Bobby Bare, Charlie Daniels, and Randy Travis (Photo courtesy of 117 Entertainment)
Charlie Daniels’s biggest hit was “The Devil Went Down To Georgia,” but it’s not his best song. In my opinion, his best song was “Then, Now, and Until the End,” a celebration of the roots of American.
The song ends with the lines:
And I’m always there, just below the service
And when the chaff of trend and bad is swept aside
I’m exposed again
Strong, pulsating and very much alive
The winds of change may blow the tree away
But the roots remain, then, now and until the end.

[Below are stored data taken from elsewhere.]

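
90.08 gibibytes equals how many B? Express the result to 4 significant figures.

9.672 × 10^10 B

1 GiB = 1.07374 × 10^9 bytes.
Thus 90.08 × 1.07374 × 10^9 ≈ 9.672 × 10^10 B.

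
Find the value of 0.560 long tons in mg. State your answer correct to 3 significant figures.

5.69 × 10^8 mg

1 long ton = 1.01605 × 10^9 mg.
So 0.560 × 1.01605 × 10^9 ≈ 5.69 × 10^8 mg.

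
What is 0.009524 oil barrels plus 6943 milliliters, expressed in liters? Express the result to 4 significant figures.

0.009524 bbl = 1.51419 L and 6943 mL = 6.94300 L.
1.51419 + 6.94300 ≈ 8.457 L.

8.457 L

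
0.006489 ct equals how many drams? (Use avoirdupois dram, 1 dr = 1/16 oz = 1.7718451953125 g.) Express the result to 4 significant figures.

1 ct = 0.112877 dr.
Thus 0.006489 × 0.112877 ≈ 0.0007325 dr.

0.0007325 dr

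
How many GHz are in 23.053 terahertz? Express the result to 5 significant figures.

1 THz = 1000.00 gigahertz.
So 23.053 × 1000.00 ≈ 23053 GHz.

23053 GHz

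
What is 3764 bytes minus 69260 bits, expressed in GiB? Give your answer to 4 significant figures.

3764 B = 3.50550 × 10^-6 GiB and 69260 bit = 8.06293 × 10^-6 GiB.
3.50550 × 10^-6 − 8.06293 × 10^-6 ≈ -4.557 × 10^-6 GiB.

-4.557 × 10^-6 GiB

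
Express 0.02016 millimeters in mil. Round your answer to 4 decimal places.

0.7937 mil

1 millimeter = 39.3701 mils.
So 0.02016 × 39.3701 ≈ 0.7937 mil.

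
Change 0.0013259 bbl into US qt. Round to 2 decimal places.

0.22 US quarts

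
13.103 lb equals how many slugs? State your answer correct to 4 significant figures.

1 pound = 0.0310810 slugs.
So 13.103 × 0.0310810 ≈ 0.4073 slug.

0.4073 slug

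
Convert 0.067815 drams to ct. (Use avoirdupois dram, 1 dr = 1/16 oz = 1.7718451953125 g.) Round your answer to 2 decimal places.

1 dram = 8.85923 ct.
Then 0.067815 × 8.85923 ≈ 0.60 ct.

0.60 ct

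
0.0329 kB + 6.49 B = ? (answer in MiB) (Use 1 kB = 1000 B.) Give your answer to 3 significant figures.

3.76e-5 mebibytes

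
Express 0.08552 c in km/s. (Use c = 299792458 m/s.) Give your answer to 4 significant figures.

25640 kilometers per second

1 speed of light = 299792 km/s.
Then 0.08552 × 299792 ≈ 25640 km/s.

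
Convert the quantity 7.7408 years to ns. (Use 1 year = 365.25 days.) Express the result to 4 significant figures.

2.443 × 10^17 ns

1 year = 3.15576 × 10^16 nanoseconds.
So 7.7408 × 3.15576 × 10^16 ≈ 2.443 × 10^17 ns.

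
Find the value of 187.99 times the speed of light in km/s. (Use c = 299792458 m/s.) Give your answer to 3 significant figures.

5.64e+7 kilometers per second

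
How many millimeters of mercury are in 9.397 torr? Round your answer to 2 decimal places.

1 torr = 1.00000 millimeters of mercury.
Then 9.397 × 1.00000 ≈ 9.40 mmHg.

9.40 mmHg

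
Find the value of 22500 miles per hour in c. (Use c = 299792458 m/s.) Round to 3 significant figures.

3.36 × 10^-5 times the speed of light

1 mile per hour = 1.49116 × 10^-9 c.
So 22500 × 1.49116 × 10^-9 ≈ 3.36 × 10^-5 c.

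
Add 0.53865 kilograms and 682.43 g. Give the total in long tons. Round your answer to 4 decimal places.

0.0012 long ton

0.53865 kg = 0.000530143 long ton and 682.43 g = 0.000671652 long ton.
0.000530143 + 0.000671652 ≈ 0.0012 long ton.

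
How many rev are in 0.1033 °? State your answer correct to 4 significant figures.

0.0002869 revolutions

1 ° = 0.00277778 rev.
0.1033 × 0.00277778 ≈ 0.0002869 rev.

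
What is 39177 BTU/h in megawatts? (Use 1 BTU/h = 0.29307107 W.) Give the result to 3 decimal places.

1 BTU per hour = 2.93071e-7 MW.
So 39177 × 2.93071e-7 ≈ 0.011 MW.

0.011 MW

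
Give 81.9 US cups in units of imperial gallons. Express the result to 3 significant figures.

4.26 imperial gallons

1 US cup = 0.0520421 imperial gallons.
So 81.9 × 0.0520421 ≈ 4.26 imp gal.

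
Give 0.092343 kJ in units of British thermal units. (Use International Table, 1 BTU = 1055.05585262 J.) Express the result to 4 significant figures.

1 kilojoule = 0.947817 BTU.
So 0.092343 × 0.947817 ≈ 0.08752 BTU.

0.08752 British thermal units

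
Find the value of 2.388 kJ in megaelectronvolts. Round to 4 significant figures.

1.490 × 10^16 MeV

1 kilojoule = 6.24151 × 10^15 MeV.
2.388 × 6.24151 × 10^15 ≈ 1.490 × 10^16 MeV.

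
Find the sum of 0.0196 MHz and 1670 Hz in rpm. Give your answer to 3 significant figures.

1.28 × 10^6 rpm

0.0196 MHz = 1.17600 × 10^6 rpm and 1670 Hz = 100200 rpm.
1.17600 × 10^6 + 100200 ≈ 1.28 × 10^6 rpm.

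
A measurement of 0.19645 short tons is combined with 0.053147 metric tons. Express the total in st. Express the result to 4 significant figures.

36.43 stone

0.19645 short ton = 28.0643 st and 0.053147 t = 8.36922 st.
28.0643 + 8.36922 ≈ 36.43 st.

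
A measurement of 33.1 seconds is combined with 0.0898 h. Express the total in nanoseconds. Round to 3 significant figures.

33.1 s = 3.31000 × 10^10 ns and 0.0898 h = 3.23280 × 10^11 ns.
3.31000 × 10^10 + 3.23280 × 10^11 ≈ 3.56 × 10^11 ns.

3.56 × 10^11 ns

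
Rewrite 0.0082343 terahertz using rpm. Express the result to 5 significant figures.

4.9406e+11 rpm

1 THz = 6.00000e+13 rpm.
Then 0.0082343 × 6.00000e+13 ≈ 4.9406e+11 rpm.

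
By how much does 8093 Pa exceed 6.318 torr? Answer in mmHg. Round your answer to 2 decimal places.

54.38 mmHg

8093 Pa = 60.7025 mmHg and 6.318 torr = 6.31800 mmHg.
60.7025 − 6.31800 ≈ 54.38 mmHg.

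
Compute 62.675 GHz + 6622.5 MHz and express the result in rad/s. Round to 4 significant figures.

4.354 × 10^11 rad/s

62.675 GHz = 3.93799 × 10^11 rad/s and 6622.5 MHz = 4.16104 × 10^10 rad/s.
3.93799 × 10^11 + 4.16104 × 10^10 ≈ 4.354 × 10^11 rad/s.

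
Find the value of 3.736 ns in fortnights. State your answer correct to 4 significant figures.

3.089e-15 fortnight

1 ns = 8.26720e-16 fortnight.
So 3.736 × 8.26720e-16 ≈ 3.089e-15 fortnight.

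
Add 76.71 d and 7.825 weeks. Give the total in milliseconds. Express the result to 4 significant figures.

1.136e+10 ms

76.71 d = 6.62774e+9 ms and 7.825 wk = 4.73256e+9 ms.
6.62774e+9 + 4.73256e+9 ≈ 1.136e+10 ms.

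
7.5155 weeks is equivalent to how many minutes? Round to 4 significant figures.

75760 min

1 wk = 10080.0 minutes.
Thus 7.5155 × 10080.0 ≈ 75760 min.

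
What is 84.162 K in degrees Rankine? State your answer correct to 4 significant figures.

151.5 °R

°R = K × 9/5.
Applying the formula gives 151.5 °R.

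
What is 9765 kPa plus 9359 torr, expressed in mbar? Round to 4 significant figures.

110100 millibar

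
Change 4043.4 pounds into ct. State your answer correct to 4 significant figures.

1 lb = 2267.96 ct.
Then 4043.4 × 2267.96 ≈ 9.170 × 10^6 ct.

9.170 × 10^6 ct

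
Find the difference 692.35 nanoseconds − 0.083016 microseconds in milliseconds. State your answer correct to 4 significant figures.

692.35 ns = 0.000692350 ms and 0.083016 μs = 8.30160 × 10^-5 ms.
0.000692350 − 8.30160 × 10^-5 ≈ 0.0006093 ms.

0.0006093 ms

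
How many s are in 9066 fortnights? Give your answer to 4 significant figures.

1 fortnight = 1.20960e+6 seconds.
So 9066 × 1.20960e+6 ≈ 1.097e+10 s.

1.097e+10 seconds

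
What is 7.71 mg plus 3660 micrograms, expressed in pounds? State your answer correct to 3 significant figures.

2.51e-5 pounds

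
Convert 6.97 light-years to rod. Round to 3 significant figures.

1.31 × 10^16 rod

1 light-year = 1.88116 × 10^15 rod.
Thus 6.97 × 1.88116 × 10^15 ≈ 1.31 × 10^16 rod.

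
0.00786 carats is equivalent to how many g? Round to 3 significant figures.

0.00157 grams

1 ct = 0.200000 grams.
Then 0.00786 × 0.200000 ≈ 0.00157 g.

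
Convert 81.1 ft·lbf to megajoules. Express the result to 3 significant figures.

0.000110 megajoules

1 ft·lbf = 1.35582e-6 MJ.
81.1 × 1.35582e-6 ≈ 0.000110 MJ.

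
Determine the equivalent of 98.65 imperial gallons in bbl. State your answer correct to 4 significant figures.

1 imp gal = 0.0285940 oil barrels.
Thus 98.65 × 0.0285940 ≈ 2.821 bbl.

2.821 bbl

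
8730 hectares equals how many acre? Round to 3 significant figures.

1 hectare = 2.47105 acres.
Then 8730 × 2.47105 ≈ 21600 acre.

21600 acre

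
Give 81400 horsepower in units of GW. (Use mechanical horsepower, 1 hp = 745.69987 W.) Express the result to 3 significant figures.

0.0607 GW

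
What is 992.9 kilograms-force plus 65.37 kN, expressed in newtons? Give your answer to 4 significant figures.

75110 N

992.9 kgf = 9737.02 N and 65.37 kN = 65370.0 N.
9737.02 + 65370.0 ≈ 75110 N.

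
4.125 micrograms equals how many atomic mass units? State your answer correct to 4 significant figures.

2.484e+18 atomic mass units

1 microgram = 6.02214e+17 u.
Then 4.125 × 6.02214e+17 ≈ 2.484e+18 u.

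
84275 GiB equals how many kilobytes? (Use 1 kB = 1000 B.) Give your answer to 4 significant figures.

1 gibibyte = 1.07374e+6 kilobytes.
Then 84275 × 1.07374e+6 ≈ 9.049e+10 kB.

9.049e+10 kB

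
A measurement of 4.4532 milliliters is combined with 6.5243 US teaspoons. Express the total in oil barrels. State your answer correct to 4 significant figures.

4.4532 mL = 2.80098 × 10^-5 bbl and 6.5243 US tsp = 0.000202266 bbl.
2.80098 × 10^-5 + 0.000202266 ≈ 0.0002303 bbl.

0.0002303 bbl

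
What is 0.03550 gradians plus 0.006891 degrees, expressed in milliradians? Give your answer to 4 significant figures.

0.03550 grad = 0.557633 mrad and 0.006891 ° = 0.120271 mrad.
0.557633 + 0.120271 ≈ 0.6779 mrad.

0.6779 mrad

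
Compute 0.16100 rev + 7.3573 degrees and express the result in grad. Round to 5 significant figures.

72.575 gradians

0.16100 rev = 64.4000 grad and 7.3573 ° = 8.17478 grad.
64.4000 + 8.17478 ≈ 72.575 grad.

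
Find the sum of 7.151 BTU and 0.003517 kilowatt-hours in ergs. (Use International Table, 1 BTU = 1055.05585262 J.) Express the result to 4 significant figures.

2.021 × 10^11 ergs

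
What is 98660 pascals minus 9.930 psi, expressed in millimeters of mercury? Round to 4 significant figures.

226.5 mmHg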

Charlie Daniels and I didn’t agree on a lot of things. He was an outspoken conservative, and I am an unapologetic liberal. But we share a deep, sincere appreciation for the roots of American music.
A few years ago, I was talking to someone after seeing the “LSD Tour” (as in Lucinda Williams, Steve Earle, and Dwight Yoakam, billed as “it’s worth the trip”) at MGM National Harbor. My fellow concert-goer wisely explained that while he had major differences with Steve (who is quite outspoken) on politics, he appreciated the songcraft and talent.

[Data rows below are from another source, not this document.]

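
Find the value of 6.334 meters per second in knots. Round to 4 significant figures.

1 meter per second = 1.94384 knots.
Then 6.334 × 1.94384 ≈ 12.31 kn.

12.31 knots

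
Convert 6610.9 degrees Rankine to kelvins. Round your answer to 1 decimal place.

3672.7 K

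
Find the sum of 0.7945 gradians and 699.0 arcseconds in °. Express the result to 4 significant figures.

0.9092 °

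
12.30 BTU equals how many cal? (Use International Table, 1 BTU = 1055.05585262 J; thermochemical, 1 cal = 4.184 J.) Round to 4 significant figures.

1 BTU = 252.164 cal.
Thus 12.30 × 252.164 ≈ 3102 cal.

3102 cal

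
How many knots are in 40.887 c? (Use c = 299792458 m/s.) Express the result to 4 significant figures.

2.383 × 10^10 knots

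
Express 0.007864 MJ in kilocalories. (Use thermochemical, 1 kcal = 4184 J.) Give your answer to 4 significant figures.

1 MJ = 239.006 kilocalories.
0.007864 × 239.006 ≈ 1.880 kcal.

1.880 kilocalories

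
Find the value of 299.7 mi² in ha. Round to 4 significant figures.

1 square mile = 258.999 ha.
299.7 × 258.999 ≈ 77620 ha.

77620 hectares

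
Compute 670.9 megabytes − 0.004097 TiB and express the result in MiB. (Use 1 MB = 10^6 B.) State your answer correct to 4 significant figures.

670.9 MB = 639.820 MiB and 0.004097 TiB = 4296.02 MiB.
639.820 − 4296.02 ≈ -3656 MiB.

-3656 MiB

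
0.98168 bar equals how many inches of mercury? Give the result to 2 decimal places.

28.99 inches of mercury

1 bar = 29.5300 inches of mercury.
Then 0.98168 × 29.5300 ≈ 28.99 inHg.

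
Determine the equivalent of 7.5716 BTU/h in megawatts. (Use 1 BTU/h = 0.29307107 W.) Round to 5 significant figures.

2.2190e-6 MW

1 BTU/h = 2.93071e-7 megawatts.
7.5716 × 2.93071e-7 ≈ 2.2190e-6 MW.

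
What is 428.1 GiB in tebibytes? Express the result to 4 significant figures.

1 gibibyte = 0.0009765625 TiB.
Then 428.1 × 0.0009765625 ≈ 0.4181 TiB.

0.4181 TiB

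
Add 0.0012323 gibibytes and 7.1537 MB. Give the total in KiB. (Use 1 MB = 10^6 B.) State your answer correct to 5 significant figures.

0.0012323 GiB = 1292.16 KiB and 7.1537 MB = 6986.04 KiB.
1292.16 + 6986.04 ≈ 8278.2 KiB.

8278.2 kibibytes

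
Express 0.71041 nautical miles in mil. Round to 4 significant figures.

5.180 × 10^7 mil

1 nmi = 7.29134 × 10^7 mils.
Thus 0.71041 × 7.29134 × 10^7 ≈ 5.180 × 10^7 mil.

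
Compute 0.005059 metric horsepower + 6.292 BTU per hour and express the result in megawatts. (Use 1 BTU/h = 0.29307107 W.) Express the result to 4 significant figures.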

As a player, Charlie Daniels was phenomenally gifted. He started out as a session musician, and he backed Bob Dylan on Nashville Skyline. Late in his career, he dedicated an album to the Nobel Laureate, Off The Grid: Doin’ It Dylan.

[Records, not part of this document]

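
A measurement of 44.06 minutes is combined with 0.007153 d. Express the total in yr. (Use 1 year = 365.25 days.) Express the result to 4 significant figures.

0.0001034 yr

44.06 min = 8.37706e-5 yr and 0.007153 d = 1.95838e-5 yr.
8.37706e-5 + 1.95838e-5 ≈ 0.0001034 yr.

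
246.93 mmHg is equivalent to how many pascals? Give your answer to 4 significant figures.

1 mmHg = 133.322 pascals.
Then 246.93 × 133.322 ≈ 32920 Pa.

32920 Pa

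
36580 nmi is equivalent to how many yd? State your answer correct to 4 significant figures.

7.409 × 10^7 yd

1 nautical mile = 2025.37 yards.
36580 × 2025.37 ≈ 7.409 × 10^7 yd.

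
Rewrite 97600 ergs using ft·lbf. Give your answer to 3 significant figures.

1 erg = 7.37562 × 10^-8 ft·lbf.
Thus 97600 × 7.37562 × 10^-8 ≈ 0.00720 ft·lbf.

0.00720 ft·lbf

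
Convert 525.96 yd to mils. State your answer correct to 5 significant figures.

1.8935 × 10^7 mil

1 yard = 36000.0 mil.
525.96 × 36000.0 ≈ 1.8935 × 10^7 mil.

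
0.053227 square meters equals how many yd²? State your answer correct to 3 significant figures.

0.0637 square yards

1 m² = 1.19599 yd².
0.053227 × 1.19599 ≈ 0.0637 yd².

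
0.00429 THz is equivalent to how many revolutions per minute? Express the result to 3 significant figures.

2.57e+11 rpm

1 THz = 6.00000e+13 revolutions per minute.
Thus 0.00429 × 6.00000e+13 ≈ 2.57e+11 rpm.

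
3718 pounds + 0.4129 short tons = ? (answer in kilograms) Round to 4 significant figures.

2061 kilograms

3718 lb = 1686.46 kg and 0.4129 short ton = 374.577 kg.
1686.46 + 374.577 ≈ 2061 kg.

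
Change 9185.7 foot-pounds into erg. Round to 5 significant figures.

1 foot-pound = 1.35582e+7 erg.
Then 9185.7 × 1.35582e+7 ≈ 1.2454e+11 erg.

1.2454e+11 erg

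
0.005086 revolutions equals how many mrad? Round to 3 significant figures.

1 revolution = 6283.19 milliradians.
So 0.005086 × 6283.19 ≈ 32.0 mrad.

32.0 milliradians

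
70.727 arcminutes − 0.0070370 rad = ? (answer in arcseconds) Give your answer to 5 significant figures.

70.727 arcmin = 4243.62 arcsec and 0.0070370 rad = 1451.49 arcsec.
4243.62 − 1451.49 ≈ 2792.1 arcsec.

2792.1 arcseconds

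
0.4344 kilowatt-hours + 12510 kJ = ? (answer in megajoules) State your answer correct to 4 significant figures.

14.07 megajoules

0.4344 kWh = 1.56384 MJ and 12510 kJ = 12.5100 MJ.
1.56384 + 12.5100 ≈ 14.07 MJ.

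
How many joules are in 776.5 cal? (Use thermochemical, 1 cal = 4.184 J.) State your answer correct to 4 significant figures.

3249 J

1 cal = 4.18400 joules.
Thus 776.5 × 4.18400 ≈ 3249 J.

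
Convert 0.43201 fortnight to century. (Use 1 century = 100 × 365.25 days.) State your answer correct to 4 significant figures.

1 fortnight = 0.000383299 century.
0.43201 × 0.000383299 ≈ 0.0001656 century.

0.0001656 century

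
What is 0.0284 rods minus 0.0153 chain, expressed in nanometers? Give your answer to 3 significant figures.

-1.65 × 10^8 nm

0.0284 rod = 1.42829 × 10^8 nm and 0.0153 chain = 3.07787 × 10^8 nm.
1.42829 × 10^8 − 3.07787 × 10^8 ≈ -1.65 × 10^8 nm.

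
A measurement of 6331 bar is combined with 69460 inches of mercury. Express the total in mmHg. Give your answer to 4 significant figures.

6331 bar = 4.74864 × 10^6 mmHg and 69460 inHg = 1.76428 × 10^6 mmHg.
4.74864 × 10^6 + 1.76428 × 10^6 ≈ 6.513 × 10^6 mmHg.

6.513 × 10^6 mmHg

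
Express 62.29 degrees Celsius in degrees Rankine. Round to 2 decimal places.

°R = (°C + 273.15) × 9/5.
Applying the formula gives 603.79 °R.

603.79 degrees Rankine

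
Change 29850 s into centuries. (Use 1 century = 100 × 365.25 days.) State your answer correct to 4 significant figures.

9.459e-6 century

1 second = 3.16881e-10 centuries.
Thus 29850 × 3.16881e-10 ≈ 9.459e-6 century.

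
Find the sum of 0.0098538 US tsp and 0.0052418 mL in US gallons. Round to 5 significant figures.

1.4215 × 10^-5 US gallons

0.0098538 US tsp = 1.28305 × 10^-5 US gal and 0.0052418 mL = 1.38474 × 10^-6 US gal.
1.28305 × 10^-5 + 1.38474 × 10^-6 ≈ 1.4215 × 10^-5 US gal.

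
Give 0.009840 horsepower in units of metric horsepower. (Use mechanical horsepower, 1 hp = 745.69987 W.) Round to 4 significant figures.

0.009976 PS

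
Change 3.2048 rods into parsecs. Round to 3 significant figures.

5.22 × 10^-16 pc

1 rod = 1.62985 × 10^-16 pc.
Thus 3.2048 × 1.62985 × 10^-16 ≈ 5.22 × 10^-16 pc.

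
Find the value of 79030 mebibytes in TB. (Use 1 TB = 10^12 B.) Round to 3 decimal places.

1 MiB = 1.04858 × 10^-6 TB.
So 79030 × 1.04858 × 10^-6 ≈ 0.083 TB.

0.083 terabytes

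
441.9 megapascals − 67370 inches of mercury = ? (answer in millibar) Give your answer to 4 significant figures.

441.9 MPa = 4.41900e+6 mbar and 67370 inHg = 2.28141e+6 mbar.
4.41900e+6 − 2.28141e+6 ≈ 2.138e+6 mbar.

2.138e+6 millibar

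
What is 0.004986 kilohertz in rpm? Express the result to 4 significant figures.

299.2 rpm

1 kHz = 60000.0 rpm.
Then 0.004986 × 60000.0 ≈ 299.2 rpm.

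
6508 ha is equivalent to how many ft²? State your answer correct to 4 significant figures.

7.005e+8 ft²

1 ha = 107639 ft².
So 6508 × 107639 ≈ 7.005e+8 ft².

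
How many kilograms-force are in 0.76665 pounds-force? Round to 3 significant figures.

1 pound-force = 0.453592 kilograms-force.
Then 0.76665 × 0.453592 ≈ 0.348 kgf.

0.348 kgf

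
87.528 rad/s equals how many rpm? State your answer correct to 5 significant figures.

1 radian per second = 9.54930 revolutions per minute.
87.528 × 9.54930 ≈ 835.83 rpm.

835.83 rpm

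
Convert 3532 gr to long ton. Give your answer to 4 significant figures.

1 gr = 6.37755e-8 long ton.
So 3532 × 6.37755e-8 ≈ 0.0002253 long ton.

0.0002253 long tons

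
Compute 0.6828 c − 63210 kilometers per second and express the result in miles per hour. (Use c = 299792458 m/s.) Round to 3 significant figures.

3.17 × 10^8 miles per hour

0.6828 c = 4.578970 × 10^8 mph and 63210 km/s = 1.413967 × 10^8 mph.
4.578970 × 10^8 − 1.413967 × 10^8 ≈ 3.17 × 10^8 mph.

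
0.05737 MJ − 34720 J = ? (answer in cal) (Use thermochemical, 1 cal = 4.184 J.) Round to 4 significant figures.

5413 cal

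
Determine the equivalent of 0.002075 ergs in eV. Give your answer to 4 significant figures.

1.295 × 10^9 electronvolts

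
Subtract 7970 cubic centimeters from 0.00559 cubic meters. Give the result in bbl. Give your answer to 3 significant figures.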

Chuck Prophet, an Americana singer-songwriter, poked at conservatives on Twitter recently, commenting how poor their choice of music was: Kid Rock, Ted Nugent, and Charlie Daniels. Grouping Charlie with Kid Rock and Ted Nugent is unfair; he may share a political orientation with them, but he’s an entirely different class of musician. Charlie had a gift that, even if you disagreed with the man, you couldn’t deny.
We’ve lost two giants of American roots music in 2020. Unlike John Prine, Charlie Daniels death was unrelated to the current pandemic. He passed away in Nashville on July 6 after a hemorrhagic stroke, at the age of 83.
Thanks for the music, Charlie — then, now, and until the end.